Dartmouth Events

Protein adsorption to material surfaces is a fundamental concept in various scientific applications ranging from the biocompatibility of implant materials in bioengineering to cleaning the environmental material surfaces from toxic proteins in the area of biodefense. Understanding the basic molecular-level details of protein-surface interactions is, thus, crucial for controlling the protein adsorption. While a range of experimental techniques has been developed to study protein adsorption, these techniques alone are not capable of producing the dynamic molecular-level information of the protein adsorption process.

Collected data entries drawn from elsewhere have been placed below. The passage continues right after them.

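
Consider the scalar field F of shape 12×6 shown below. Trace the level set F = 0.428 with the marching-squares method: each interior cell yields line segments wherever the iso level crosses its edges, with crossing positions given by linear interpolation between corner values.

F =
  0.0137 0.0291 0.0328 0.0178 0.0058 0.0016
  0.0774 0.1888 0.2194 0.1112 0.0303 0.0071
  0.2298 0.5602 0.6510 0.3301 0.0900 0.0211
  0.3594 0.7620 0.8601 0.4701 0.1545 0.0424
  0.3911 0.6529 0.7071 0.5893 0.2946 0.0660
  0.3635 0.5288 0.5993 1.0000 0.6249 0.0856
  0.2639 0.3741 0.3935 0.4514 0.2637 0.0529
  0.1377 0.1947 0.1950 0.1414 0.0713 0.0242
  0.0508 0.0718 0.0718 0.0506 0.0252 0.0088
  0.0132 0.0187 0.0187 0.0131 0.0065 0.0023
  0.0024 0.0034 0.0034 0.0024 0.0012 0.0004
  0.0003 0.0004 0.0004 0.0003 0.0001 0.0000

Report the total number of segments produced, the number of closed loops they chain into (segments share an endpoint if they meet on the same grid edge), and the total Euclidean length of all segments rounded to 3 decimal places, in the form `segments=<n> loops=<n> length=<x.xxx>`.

cell (1,0): code 0100 → (1.644,1.000)–(2.000,0.600)
cell (1,1): code 1100 → (1.483,2.000)–(1.644,1.000)
cell (1,2): code 1000 → (2.000,2.695)–(1.483,2.000)
cell (2,0): code 0110 → (2.000,0.600)–(3.000,0.170)
cell (2,2): code 1101 → (2.699,3.000)–(2.000,2.695)
cell (2,3): code 1000 → (3.000,3.133)–(2.699,3.000)
cell (3,0): code 0110 → (3.000,0.170)–(4.000,0.141)
cell (3,3): code 1001 → (4.000,3.547)–(3.000,3.133)
cell (4,0): code 0110 → (4.000,0.141)–(5.000,0.390)
cell (4,3): code 1101 → (4.404,4.000)–(4.000,3.547)
cell (4,4): code 1000 → (5.000,4.365)–(4.404,4.000)
cell (5,0): code 0010 → (5.000,0.390)–(5.652,1.000)
cell (5,1): code 0011 → (5.652,1.000)–(5.832,2.000)
cell (5,2): code 0111 → (5.832,2.000)–(6.000,2.596)
cell (5,3): code 1011 → (6.000,3.125)–(5.545,4.000)
cell (5,4): code 0001 → (5.545,4.000)–(5.000,4.365)
cell (6,2): code 0010 → (6.000,2.596)–(6.075,3.000)
cell (6,3): code 0001 → (6.075,3.000)–(6.000,3.125)
total: 18 segments, chained into 1 closed loop(s), length Σ = 13.740627

segments=18 loops=1 length=13.741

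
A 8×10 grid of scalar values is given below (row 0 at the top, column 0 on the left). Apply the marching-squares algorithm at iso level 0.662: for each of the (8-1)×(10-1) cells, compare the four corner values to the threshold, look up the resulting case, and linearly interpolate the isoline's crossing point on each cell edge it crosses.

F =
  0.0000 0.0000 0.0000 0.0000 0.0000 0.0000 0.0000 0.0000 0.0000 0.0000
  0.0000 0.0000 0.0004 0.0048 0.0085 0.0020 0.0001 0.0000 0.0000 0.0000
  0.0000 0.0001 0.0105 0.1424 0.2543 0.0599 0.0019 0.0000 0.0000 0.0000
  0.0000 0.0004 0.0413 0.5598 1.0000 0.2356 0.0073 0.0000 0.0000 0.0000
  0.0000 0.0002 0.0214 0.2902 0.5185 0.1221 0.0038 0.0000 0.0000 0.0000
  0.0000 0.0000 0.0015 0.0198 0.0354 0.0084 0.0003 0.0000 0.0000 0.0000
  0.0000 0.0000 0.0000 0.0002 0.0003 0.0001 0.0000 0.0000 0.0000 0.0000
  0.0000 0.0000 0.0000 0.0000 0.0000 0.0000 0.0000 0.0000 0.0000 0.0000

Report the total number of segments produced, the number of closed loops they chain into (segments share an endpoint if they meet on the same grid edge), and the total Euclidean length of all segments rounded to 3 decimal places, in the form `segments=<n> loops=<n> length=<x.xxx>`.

segments=4 loops=1 length=3.395

cell (2,3): code 0100 → (2.547,4.000)–(3.000,3.232)
cell (2,4): code 1000 → (3.000,4.442)–(2.547,4.000)
cell (3,3): code 0010 → (3.000,3.232)–(3.702,4.000)
cell (3,4): code 0001 → (3.702,4.000)–(3.000,4.442)
total: 4 segments, chained into 1 closed loop(s), length Σ = 3.394842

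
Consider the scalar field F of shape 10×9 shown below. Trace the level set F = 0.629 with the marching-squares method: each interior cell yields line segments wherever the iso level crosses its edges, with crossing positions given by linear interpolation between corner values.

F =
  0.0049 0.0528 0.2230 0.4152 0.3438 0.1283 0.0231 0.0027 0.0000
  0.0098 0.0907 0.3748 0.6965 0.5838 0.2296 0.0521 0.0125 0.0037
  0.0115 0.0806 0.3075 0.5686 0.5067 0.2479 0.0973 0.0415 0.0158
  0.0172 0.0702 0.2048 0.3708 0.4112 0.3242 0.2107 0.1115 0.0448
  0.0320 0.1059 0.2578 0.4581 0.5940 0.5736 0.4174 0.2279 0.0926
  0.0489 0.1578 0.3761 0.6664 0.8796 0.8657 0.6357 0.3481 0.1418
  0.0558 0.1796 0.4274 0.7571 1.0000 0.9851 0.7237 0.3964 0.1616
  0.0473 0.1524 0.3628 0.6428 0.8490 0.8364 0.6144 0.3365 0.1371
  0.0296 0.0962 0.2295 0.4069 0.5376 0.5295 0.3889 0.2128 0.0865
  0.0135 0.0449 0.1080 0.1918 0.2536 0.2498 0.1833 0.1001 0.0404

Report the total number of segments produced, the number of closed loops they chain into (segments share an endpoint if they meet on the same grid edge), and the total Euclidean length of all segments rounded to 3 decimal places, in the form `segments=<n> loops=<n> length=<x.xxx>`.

cell (0,2): code 0100 → (0.760,3.000)–(1.000,2.790)
cell (0,3): code 1000 → (1.000,3.599)–(0.760,3.000)
cell (1,2): code 0010 → (1.000,2.790)–(1.528,3.000)
cell (1,3): code 0001 → (1.528,3.000)–(1.000,3.599)
cell (4,2): code 0100 → (4.820,3.000)–(5.000,2.871)
cell (4,3): code 1100 → (4.123,4.000)–(4.820,3.000)
cell (4,4): code 1100 → (4.190,5.000)–(4.123,4.000)
cell (4,5): code 1100 → (4.969,6.000)–(4.190,5.000)
cell (4,6): code 1000 → (5.000,6.023)–(4.969,6.000)
cell (5,2): code 0110 → (5.000,2.871)–(6.000,2.611)
cell (5,6): code 1001 → (6.000,6.289)–(5.000,6.023)
cell (6,2): code 0110 → (6.000,2.611)–(7.000,2.951)
cell (6,5): code 1011 → (7.000,5.934)–(6.866,6.000)
cell (6,6): code 0001 → (6.866,6.000)–(6.000,6.289)
cell (7,2): code 0010 → (7.000,2.951)–(7.058,3.000)
cell (7,3): code 0011 → (7.058,3.000)–(7.706,4.000)
cell (7,4): code 0011 → (7.706,4.000)–(7.676,5.000)
cell (7,5): code 0001 → (7.676,5.000)–(7.000,5.934)
total: 18 segments, chained into 2 closed loop(s), length Σ = 13.687289

segments=18 loops=2 length=13.687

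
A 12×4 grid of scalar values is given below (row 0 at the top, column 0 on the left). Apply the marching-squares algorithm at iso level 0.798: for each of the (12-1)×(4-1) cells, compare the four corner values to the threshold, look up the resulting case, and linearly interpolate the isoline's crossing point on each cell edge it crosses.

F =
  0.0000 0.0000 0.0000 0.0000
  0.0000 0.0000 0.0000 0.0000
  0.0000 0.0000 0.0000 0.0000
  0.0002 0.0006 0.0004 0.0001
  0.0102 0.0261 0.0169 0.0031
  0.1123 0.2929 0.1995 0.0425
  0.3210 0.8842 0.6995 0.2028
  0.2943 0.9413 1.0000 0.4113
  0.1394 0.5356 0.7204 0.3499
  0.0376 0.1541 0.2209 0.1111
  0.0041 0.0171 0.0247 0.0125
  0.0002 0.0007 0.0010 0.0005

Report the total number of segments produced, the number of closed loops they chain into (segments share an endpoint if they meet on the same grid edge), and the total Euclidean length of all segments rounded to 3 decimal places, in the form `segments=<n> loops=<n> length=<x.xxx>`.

segments=8 loops=1 length=5.366

cell (5,0): code 0100 → (5.854,1.000)–(6.000,0.847)
cell (5,1): code 1000 → (6.000,1.467)–(5.854,1.000)
cell (6,0): code 0110 → (6.000,0.847)–(7.000,0.779)
cell (6,1): code 1101 → (6.328,2.000)–(6.000,1.467)
cell (6,2): code 1000 → (7.000,2.343)–(6.328,2.000)
cell (7,0): code 0010 → (7.000,0.779)–(7.353,1.000)
cell (7,1): code 0011 → (7.353,1.000)–(7.722,2.000)
cell (7,2): code 0001 → (7.722,2.000)–(7.000,2.343)
total: 8 segments, chained into 1 closed loop(s), length Σ = 5.366064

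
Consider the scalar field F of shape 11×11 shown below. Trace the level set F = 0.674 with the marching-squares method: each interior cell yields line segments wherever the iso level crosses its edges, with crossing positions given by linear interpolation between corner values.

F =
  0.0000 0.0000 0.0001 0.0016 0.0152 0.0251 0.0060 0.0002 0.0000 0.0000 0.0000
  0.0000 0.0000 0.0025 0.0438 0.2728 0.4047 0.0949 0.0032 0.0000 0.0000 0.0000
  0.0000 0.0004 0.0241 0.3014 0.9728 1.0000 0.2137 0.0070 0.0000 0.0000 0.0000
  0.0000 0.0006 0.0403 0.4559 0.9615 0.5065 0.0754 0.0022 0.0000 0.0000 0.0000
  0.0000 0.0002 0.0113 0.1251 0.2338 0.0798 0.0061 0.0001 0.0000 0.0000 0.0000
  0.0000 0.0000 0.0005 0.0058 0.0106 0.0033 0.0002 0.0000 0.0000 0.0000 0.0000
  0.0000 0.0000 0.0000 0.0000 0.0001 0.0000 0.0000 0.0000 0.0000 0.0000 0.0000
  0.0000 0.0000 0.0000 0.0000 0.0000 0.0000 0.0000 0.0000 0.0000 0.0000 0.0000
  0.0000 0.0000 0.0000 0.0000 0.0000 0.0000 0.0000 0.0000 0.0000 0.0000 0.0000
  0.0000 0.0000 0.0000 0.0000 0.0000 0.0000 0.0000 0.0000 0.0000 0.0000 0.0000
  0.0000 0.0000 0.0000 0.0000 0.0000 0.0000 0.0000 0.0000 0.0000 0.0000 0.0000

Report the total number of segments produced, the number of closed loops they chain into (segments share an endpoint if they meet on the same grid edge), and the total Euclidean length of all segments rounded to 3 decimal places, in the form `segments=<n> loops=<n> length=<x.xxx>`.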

All-atom empirical force field molecular dynamics (MD) simulations hold great promise as a valuable tool for elucidating and predicting the mechanisms governing protein adsorption. However, current MD simulation methods have not been validated for this application. This research addresses three limitations of the standard MD when applied to the simulations of the protein-surface interactions: (1) representation of the force field parameters governing the interactions of protein amino-acid residues with the material surface; (2) cluster analysis of ensembles of adsorbed protein states obtained in protein-adsorption simulations, in which in addition to the conformation the orientation of the sampled states is also important; and (3) simulation time to ensure a significant level of conformational sampling to cover the entire rough energy landscape of such a large molecule system as protein adsorption. This study, thus, attempted to further advance protein-adsorption simulation methods using high-density polyethylene as a model materials surface.